Despite these well-discussed problems, as expected, preclinical results were exciting at this conference. The two day pre-conference educational symposium was a good preparation to the research sessions of the consecutive scientific section of the event. Attendees were well prepared and therefore could follow the scientific sessions and identify hot-topics with ease. As expected, not only strictly ‘molecular imaging’ subjects were discussed in four days of basic research, but also results from neighbouring fields, such as small animal imaging, biology and genetics.
Stimulating results were assembled throughout the conference: A group from the Beth Israel Deaconess Hospital in Boston presented bench-side (Dr Bartling, could this be benchmark?) results from a new, exciting MRI-contrast media, which could be named ‘artificial protons’. After radio-frequency excitement solid state devices send back a radiofrequency unique to them, making them easily and highly sensitive to detect.
From Tubingen, Germany, a significant step on the road to the integration of PET with MRI was presented: A method that allows the generation of attenuation correction maps for the PET-part from the MRI. Usually in PET-CT this is generated from the CT-part which is obviously lacking in PET-MRI. Sophisticated image-processing techniques were employed here.

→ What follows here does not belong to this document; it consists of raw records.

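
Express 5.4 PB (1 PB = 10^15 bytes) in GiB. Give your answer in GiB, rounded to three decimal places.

5,029,141.903 GiB

5.4 PB × 1,000,000,000,000,000 bytes/PB = 5,400,000,000,000,000 bytes
1 GiB = 1,073,741,824 bytes
5,400,000,000,000,000 / 1,073,741,824 = 5,029,141.903 GiB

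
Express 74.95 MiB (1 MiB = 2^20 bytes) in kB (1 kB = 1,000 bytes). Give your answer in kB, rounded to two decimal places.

74.95 MiB = 74.95 × 2^20 bytes = 78,590,771.2 bytes
1 kB = 10^3 bytes = 1,000 bytes
78,590,771.2 / 1,000 = 78,590.77 kB

78,590.77 kB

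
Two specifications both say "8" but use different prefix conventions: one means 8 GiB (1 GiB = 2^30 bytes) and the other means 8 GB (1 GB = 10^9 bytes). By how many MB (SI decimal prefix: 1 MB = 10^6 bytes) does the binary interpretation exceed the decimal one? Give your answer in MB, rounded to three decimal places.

8 GiB = 8 × 1,073,741,824 = 8,589,934,592 bytes
8 GB = 8 × 1,000,000,000 = 8,000,000,000 bytes
difference = 589,934,592 bytes
589,934,592 / 1,000,000 = 589.935 MB

589.935 MB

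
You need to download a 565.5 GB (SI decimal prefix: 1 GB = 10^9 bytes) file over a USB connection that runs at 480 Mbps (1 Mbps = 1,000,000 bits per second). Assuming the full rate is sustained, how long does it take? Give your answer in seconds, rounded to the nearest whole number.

565.5 GB = 565,500,000,000 bytes = 4,524,000,000,000 bits
480 Mbps = 480,000,000 bits/s
time = 4,524,000,000,000 / 480,000,000 = 9,425 s

9,425 seconds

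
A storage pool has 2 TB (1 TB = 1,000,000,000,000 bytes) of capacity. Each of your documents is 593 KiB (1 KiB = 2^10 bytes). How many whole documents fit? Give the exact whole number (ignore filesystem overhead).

3,293,634

Capacity: 2 TB = 2,000,000,000,000 bytes
Per item: 593 KiB = 607,232 bytes
⌊2,000,000,000,000 / 607,232⌋ = 3,293,634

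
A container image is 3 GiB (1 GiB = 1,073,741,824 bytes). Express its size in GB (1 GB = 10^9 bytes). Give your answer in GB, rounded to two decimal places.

3.22 GB

3 GiB = 3 × 2^30 bytes = 3,221,225,472 bytes
1 GB = 1,000,000,000 bytes
3,221,225,472 / 1,000,000,000 = 3.22 GB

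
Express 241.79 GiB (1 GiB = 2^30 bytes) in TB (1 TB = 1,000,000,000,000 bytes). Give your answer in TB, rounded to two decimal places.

241.79 GiB × 1,073,741,824 bytes/GiB = 259,620,035,624.96 bytes
1 TB = 10^12 bytes = 1,000,000,000,000 bytes
259,620,035,624.96 / 1,000,000,000,000 = 0.26 TB

0.26 TB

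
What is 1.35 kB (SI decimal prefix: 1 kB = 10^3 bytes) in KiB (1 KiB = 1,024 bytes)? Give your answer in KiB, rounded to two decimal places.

1.35 kB = 1.35 × 10^3 bytes = 1,350 bytes
1 KiB = 1,024 bytes
1,350 / 1,024 = 1.32 KiB

1.32 KiB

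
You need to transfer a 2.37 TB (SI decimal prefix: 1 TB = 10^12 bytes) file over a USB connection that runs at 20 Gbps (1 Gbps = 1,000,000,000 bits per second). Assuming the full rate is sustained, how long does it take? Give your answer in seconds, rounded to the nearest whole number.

2.37 TB = 2,370,000,000,000 bytes = 18,960,000,000,000 bits
20 Gbps = 20,000,000,000 bits/s
time = 18,960,000,000,000 / 20,000,000,000 = 948 s

948 seconds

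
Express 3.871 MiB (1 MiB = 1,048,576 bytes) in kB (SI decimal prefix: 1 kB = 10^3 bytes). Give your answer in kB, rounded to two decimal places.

4,059.04 kB

3.871 MiB × 1,048,576 bytes/MiB = 4,059,037.696 bytes
1 kB = 10^3 bytes = 1,000 bytes
4,059,037.696 / 1,000 = 4,059.04 kB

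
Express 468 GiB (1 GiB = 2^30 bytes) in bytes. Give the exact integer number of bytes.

502,511,173,632 bytes

468 × 1,073,741,824 = 502,511,173,632 bytes  (1 GiB = 2^30 bytes)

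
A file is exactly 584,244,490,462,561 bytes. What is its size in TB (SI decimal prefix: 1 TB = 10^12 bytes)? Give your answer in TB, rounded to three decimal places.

584.244 TB

584,244,490,462,561 bytes given.
1 TB = 1,000,000,000,000 bytes
584,244,490,462,561 / 1,000,000,000,000 = 584.244 TB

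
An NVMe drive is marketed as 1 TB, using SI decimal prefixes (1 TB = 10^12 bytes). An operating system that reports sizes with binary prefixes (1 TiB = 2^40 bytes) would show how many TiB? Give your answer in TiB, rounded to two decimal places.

0.91 TiB

1 TB = 1 × 10^12 bytes = 1,000,000,000,000 bytes
1 TiB = 2^40 bytes = 1,099,511,627,776 bytes
1,000,000,000,000 / 1,099,511,627,776 = 0.91 TiB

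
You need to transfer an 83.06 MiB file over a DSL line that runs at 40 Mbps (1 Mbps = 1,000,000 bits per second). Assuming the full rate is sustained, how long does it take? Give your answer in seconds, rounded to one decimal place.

17.4 seconds

83.06 MiB = 87,094,722.56 bytes = 696,757,780.48 bits
40 Mbps = 40,000,000 bits/s
time = 696,757,780.48 / 40,000,000 = 17.4 s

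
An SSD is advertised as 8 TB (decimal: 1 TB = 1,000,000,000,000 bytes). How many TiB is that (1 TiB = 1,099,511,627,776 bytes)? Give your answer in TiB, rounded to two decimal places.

7.28 TiB

8 TB = 8 × 10^12 bytes = 8,000,000,000,000 bytes
1 TiB = 1,099,511,627,776 bytes
8,000,000,000,000 / 1,099,511,627,776 = 7.28 TiB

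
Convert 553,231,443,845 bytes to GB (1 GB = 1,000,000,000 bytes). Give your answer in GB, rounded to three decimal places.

553,231,443,845 bytes given.
1 GB = 1,000,000,000 bytes
553,231,443,845 / 1,000,000,000 = 553.231 GB

553.231 GB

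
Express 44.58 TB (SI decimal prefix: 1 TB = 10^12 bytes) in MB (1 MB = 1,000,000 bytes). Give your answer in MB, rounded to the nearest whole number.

44.58 TB = 44.58 × 10^12 bytes = 44,580,000,000,000 bytes
1 MB = 1,000,000 bytes
44,580,000,000,000 / 1,000,000 = 44,580,000 MB

44,580,000 MB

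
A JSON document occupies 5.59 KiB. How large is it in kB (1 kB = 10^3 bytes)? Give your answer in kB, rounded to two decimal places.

5.59 KiB × 1,024 bytes/KiB = 5,724.16 bytes
1 kB = 10^3 bytes = 1,000 bytes
5,724.16 / 1,000 = 5.72 kB

5.72 kB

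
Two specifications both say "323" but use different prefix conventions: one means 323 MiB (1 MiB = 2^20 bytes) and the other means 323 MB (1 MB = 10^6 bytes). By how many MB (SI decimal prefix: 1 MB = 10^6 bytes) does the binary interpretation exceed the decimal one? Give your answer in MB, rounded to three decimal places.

15.690 MB

323 MiB = 323 × 1,048,576 = 338,690,048 bytes
323 MB = 323 × 1,000,000 = 323,000,000 bytes
difference = 15,690,048 bytes
15,690,048 / 1,000,000 = 15.690 MB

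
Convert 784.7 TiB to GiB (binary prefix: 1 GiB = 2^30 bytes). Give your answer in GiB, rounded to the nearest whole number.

803,533 GiB

784.7 TiB = 784.7 × 2^40 bytes = 862,786,774,315,827.2 bytes
1 GiB = 2^30 bytes = 1,073,741,824 bytes
862,786,774,315,827.2 / 1,073,741,824 = 803,533 GiB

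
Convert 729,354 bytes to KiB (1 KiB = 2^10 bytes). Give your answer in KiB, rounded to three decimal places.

712.260 KiB

729,354 bytes given.
1 KiB = 2^10 bytes = 1,024 bytes
729,354 / 1,024 = 712.260 KiB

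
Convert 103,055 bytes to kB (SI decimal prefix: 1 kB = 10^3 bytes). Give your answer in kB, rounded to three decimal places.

103.055 kB

103,055 bytes given.
1 kB = 10^3 bytes = 1,000 bytes
103,055 / 1,000 = 103.055 kB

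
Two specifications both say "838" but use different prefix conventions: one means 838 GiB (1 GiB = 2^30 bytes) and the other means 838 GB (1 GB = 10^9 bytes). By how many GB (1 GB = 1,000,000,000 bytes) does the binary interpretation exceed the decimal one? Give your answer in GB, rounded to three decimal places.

838 GiB = 838 × 1,073,741,824 = 899,795,648,512 bytes
838 GB = 838 × 1,000,000,000 = 838,000,000,000 bytes
difference = 61,795,648,512 bytes
61,795,648,512 / 1,000,000,000 = 61.796 GB

61.796 GB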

Further, a group from the Massachusetts General Hospital, Boston, used a time-resolving optical tomography approach to increase the resolution of optical imaging, which is still a strong limitation of this technique. The resolution is limited due to scattering of photons in tissue. However, early detected photons that were shorter on the fly did scatter less and hence their origin can be more exactly calculated, increasing the resolution of optical imaging.

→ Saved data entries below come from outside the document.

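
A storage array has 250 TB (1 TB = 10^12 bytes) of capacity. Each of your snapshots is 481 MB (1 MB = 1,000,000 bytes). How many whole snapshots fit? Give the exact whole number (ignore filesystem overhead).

519,750

Capacity: 250 TB = 250,000,000,000,000 bytes
Per item: 481 MB = 481,000,000 bytes
⌊250,000,000,000,000 / 481,000,000⌋ = 519,750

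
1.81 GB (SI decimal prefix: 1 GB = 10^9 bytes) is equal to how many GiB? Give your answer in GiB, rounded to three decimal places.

1.81 GB = 1.81 × 10^9 bytes = 1,810,000,000 bytes
1 GiB = 2^30 bytes = 1,073,741,824 bytes
1,810,000,000 / 1,073,741,824 = 1.686 GiB

1.686 GiB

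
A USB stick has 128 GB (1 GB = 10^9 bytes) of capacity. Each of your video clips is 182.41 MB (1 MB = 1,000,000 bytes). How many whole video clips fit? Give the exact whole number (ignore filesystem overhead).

Capacity: 128 GB = 128,000,000,000 bytes
Per item: 182.41 MB = 182,410,000 bytes
⌊128,000,000,000 / 182,410,000⌋ = 701

701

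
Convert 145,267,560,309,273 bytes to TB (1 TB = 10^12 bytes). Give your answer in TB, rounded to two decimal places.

145.27 TB

145,267,560,309,273 bytes given.
1 TB = 10^12 bytes = 1,000,000,000,000 bytes
145,267,560,309,273 / 1,000,000,000,000 = 145.27 TB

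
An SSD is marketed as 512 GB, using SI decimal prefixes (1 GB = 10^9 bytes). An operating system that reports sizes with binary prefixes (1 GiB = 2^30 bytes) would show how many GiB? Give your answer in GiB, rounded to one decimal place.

512 GB = 512 × 10^9 bytes = 512,000,000,000 bytes
1 GiB = 1,073,741,824 bytes
512,000,000,000 / 1,073,741,824 = 476.8 GiB

476.8 GiB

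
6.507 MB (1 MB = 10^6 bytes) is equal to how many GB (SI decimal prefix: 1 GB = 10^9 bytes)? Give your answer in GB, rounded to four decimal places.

6.507 MB = 6.507 × 10^6 bytes = 6,507,000 bytes
1 GB = 1,000,000,000 bytes
6,507,000 / 1,000,000,000 = 0.0065 GB

0.0065 GB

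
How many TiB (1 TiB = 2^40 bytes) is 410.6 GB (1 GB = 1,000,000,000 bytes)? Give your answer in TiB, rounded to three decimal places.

410.6 GB = 410.6 × 10^9 bytes = 410,600,000,000 bytes
1 TiB = 2^40 bytes = 1,099,511,627,776 bytes
410,600,000,000 / 1,099,511,627,776 = 0.373 TiB

0.373 TiB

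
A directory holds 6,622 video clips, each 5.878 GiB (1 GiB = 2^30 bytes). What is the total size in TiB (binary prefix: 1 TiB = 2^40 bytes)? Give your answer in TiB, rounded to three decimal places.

38.012 TiB

Total = 6,622 × 5.878 GiB = 38924.116 GiB
= 38924.116 × 1,073,741,824 bytes = 41,794,451,311,427.584 bytes
1 TiB = 1,099,511,627,776 bytes
41,794,451,311,427.584 / 1,099,511,627,776 = 38.012 TiB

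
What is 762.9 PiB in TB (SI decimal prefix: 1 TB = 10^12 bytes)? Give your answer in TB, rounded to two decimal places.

762.9 PiB = 762.9 × 2^50 bytes = 858,949,038,930,237,849.6 bytes
1 TB = 10^12 bytes = 1,000,000,000,000 bytes
858,949,038,930,237,849.6 / 1,000,000,000,000 = 858,949.04 TB

858,949.04 TB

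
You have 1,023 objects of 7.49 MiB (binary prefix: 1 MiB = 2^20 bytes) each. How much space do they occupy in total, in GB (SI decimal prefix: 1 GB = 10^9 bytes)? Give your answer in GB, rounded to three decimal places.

8.034 GB

Total = 1,023 × 7.49 MiB = 7662.27 MiB
= 7662.27 × 1,048,576 bytes = 8,034,472,427.52 bytes
1 GB = 1,000,000,000 bytes
8,034,472,427.52 / 1,000,000,000 = 8.034 GB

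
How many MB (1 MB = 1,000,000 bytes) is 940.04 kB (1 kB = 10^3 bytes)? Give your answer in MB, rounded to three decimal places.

940.04 kB = 940.04 × 10^3 bytes = 940,040 bytes
1 MB = 1,000,000 bytes
940,040 / 1,000,000 = 0.940 MB

0.940 MB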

A new method of coupling small MRI-detectable VSOP with target specific molecules, such as Annexin V, was presented by a group from Charitè, Berlin. Next to the improved size, the fact that both parts of this nanoparticle are in early clinical trials, or approved for human use, make this approach prone to be one of the first highly-specific contrast media that could be introduced into clinical trials (see p. 8 August/September edition of European Hospital).
In conclusion: Molecular imaging is developing from a new, emerging research field with associated hypes, to a firm and growing research field with large research communities around the world. The fact that international societies are well aware of the translational problems, which are openly discussed, is a good sign that these issues will be appropriately addressed. So, nowadays we can expect preclinical methods in clinical medicine as soon as possible, which might be the close future.